China’s closest competition is set to come from the US, which is anticipated to reach a CAGR of around 4.5% and an absolute growth value of just over $1,600 bn (€1,461 bn).
While the Japanese economy is expected to see the second biggest growth in APAC, with an anticipated CAGR of 3% and absolute growth value of $200 bn (€182.6 bn), China looks set to overshadow its APAC counterparts in the international business services sector.
Rising foreign investment, government support and improvements to its business environment are expected to support expansion efforts.
Overseas investment
In 2016, China’s Ministry of Commerce revealed that foreign direct investment (FDI) rose by more than 4.3%, encouraged by an 8.3% investment increase in the service industries. Of the total amount of Chinese FDI received, 70% was given to the service industries.
Simplified regulations relating to investment and the removal of trade limitations in free trade zones are expected to increase China’s FDI over the next decade.
Beauty brands and cosmetics companies are striving to access new customers through their digital environments. As such, high-tech services in China are set to be key markets for investments. In 2025, the Chinese research and development (R&D) and computer services markets are expected to become the second largest region in the business services sector.
If realised, China will leap from third into second place, where it sat in 2016 behind the US and Japan. It will replace Japan as the leading computer and R&D service sector in APAC, being outpaced only by the US.
Government boasts R&D
The Chinese government’s 13th Five Year Plan 2016-2020 will seek to move away from traditional manufacturing towards high-value services areas, particularly the R&D element of business development. R&D is expected to make up 2.5% of GDP growth in 2020 compared to 2.1% in 2015.
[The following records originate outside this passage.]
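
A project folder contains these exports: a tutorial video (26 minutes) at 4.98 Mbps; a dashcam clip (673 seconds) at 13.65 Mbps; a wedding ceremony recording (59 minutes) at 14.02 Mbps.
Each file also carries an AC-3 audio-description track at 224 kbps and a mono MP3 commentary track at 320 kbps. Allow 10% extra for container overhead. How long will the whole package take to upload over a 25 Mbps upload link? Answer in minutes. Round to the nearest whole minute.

51 minutes

Audio total: 224 + 320 = 544 kbps = 0.544 Mbps.
tutorial video: 5.524 Mbps × 1560 s × 1.10 = 9479.2 Mb
dashcam clip: 14.194 Mbps × 673 s × 1.10 = 10507.8 Mb
wedding ceremony recording: 14.564 Mbps × 3540 s × 1.10 = 56712.2 Mb
Total: 76699.2 Mb = 9587.4 MB.
At 25 Mbps: 76699.2 / 25 = 3068 s ≈ 51.1 minutes.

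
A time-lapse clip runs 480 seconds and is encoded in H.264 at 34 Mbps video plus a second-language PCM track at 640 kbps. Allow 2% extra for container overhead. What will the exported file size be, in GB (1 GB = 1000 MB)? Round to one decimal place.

Audio: 640 kbps = 0.640 Mbps.
Total bitrate: 34 + 0.640 = 34.640 Mbps.
Stream data: 34.640 Mbps × 480 s = 16627.2 Mb.
With 2% container overhead: ×1.02.
16,960 Mb ÷ 8 = 2,120 MB → 2.120 GB.

2.1 GB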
In recent years, China has increased investments in R&D initiatives. As a result, this may encourage creative formulations and innovative ingredient choices within the cosmetics and personal care arenas.
Free trade
In 2017, China increased its free trade zones from seven to eleven, to help a variety of business service industries and contribute towards the country’s overall economic growth.
The nation is also planning to strengthen relationships between China’s regions to harness collaboration and boost business activities.